Convergence analysis of the adaptive stochastic collocation finite element method
Alex Bespalov, Andrey Savinov
TL;DR
This work develops a rigorous convergence analysis for an adaptive single-level SC-FEM applied to parametric elliptic PDEs with affine and nonaffine dependence. It extends a posteriori error estimators to general parametric inputs and proves that the adaptive algorithm drives the total error estimate $\mu_\ell+\tau_\ell$ to zero, leveraging a summability property of Taylor coefficients for semidiscrete solutions and, in the nonaffine case, analyticity in the parameter domain. The analysis covers both parametric and spatial refinements, establishing convergence of the parametric indicators $\tau_\ell$ and the spatial indicators $\mu_{\ell\mathbf{z}}$ under standard marking strategies, and provides a robust framework for adaptive enrichment driven by hierarchical surpluses.
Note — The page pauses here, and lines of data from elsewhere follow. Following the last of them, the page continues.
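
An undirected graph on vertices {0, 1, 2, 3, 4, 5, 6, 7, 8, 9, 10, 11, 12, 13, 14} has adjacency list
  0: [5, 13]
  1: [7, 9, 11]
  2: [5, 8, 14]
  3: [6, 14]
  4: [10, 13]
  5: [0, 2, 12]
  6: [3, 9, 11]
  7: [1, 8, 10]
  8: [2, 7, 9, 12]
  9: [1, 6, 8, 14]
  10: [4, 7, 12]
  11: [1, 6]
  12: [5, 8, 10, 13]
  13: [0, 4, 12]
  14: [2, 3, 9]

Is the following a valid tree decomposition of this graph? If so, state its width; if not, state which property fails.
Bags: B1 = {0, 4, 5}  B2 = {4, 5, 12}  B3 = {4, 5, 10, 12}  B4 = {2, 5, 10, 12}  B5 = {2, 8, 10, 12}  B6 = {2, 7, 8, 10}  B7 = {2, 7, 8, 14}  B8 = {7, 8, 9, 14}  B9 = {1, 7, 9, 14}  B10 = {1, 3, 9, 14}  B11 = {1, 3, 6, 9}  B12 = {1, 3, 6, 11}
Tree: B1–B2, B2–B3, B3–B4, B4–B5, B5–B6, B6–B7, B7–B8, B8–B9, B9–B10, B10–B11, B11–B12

A tree decomposition must satisfy three properties: every vertex lies in some bag; for every edge, both endpoints lie together in some bag; and for every vertex, the bags containing it form a connected subtree. Here vertex 13 appears in no bag, so the decomposition is invalid.

No — vertex 13 appears in no bag.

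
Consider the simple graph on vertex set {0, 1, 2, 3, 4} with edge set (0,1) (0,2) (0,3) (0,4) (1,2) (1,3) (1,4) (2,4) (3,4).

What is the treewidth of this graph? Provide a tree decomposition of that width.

The largest bag has 4 vertices, giving width 3; this decomposition certifies tw(G) ≤ 3. For the lower bound, the 4 vertices {0, 1, 2, 4} are pairwise adjacent, and any tree decomposition puts a clique entirely inside one bag — forcing width ≥ 3. Combining the bounds, tw(G) = 3.

Treewidth 3.
One optimal decomposition is:
Bags: B1 = {0, 1, 2, 4}  B2 = {0, 1, 3, 4}
Tree: B1–B2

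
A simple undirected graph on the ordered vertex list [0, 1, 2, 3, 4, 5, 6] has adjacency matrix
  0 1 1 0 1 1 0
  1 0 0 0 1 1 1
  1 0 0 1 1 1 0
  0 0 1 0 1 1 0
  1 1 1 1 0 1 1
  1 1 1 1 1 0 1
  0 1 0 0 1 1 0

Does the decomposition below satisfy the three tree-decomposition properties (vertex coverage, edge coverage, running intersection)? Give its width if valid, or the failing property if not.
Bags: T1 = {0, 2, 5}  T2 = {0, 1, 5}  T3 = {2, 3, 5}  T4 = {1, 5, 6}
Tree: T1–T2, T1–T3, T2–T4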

Numerical experiments on affine (cookie) and nonaffine (Fourier-mode) test cases corroborate the theory, showing reliable error decay and highlighting practical differences between Leja and Clenshaw–Curtis collocation nodes.
Abstract
This paper is focused on the convergence analysis of an adaptive stochastic collocation algorithm for the stationary diffusion equation with parametric coefficient. The algorithm employs sparse grid collocation in the parameter domain alongside finite element approximations in the spatial domain, and adaptivity is driven by recently proposed parametric and spatial a posteriori error indicators. We prove that for a general diffusion coefficient with finite-dimensional parametrization, the algorithm drives the underlying error estimates to zero. Thus, our analysis covers problems with affine and nonaffine parametric coefficient dependence.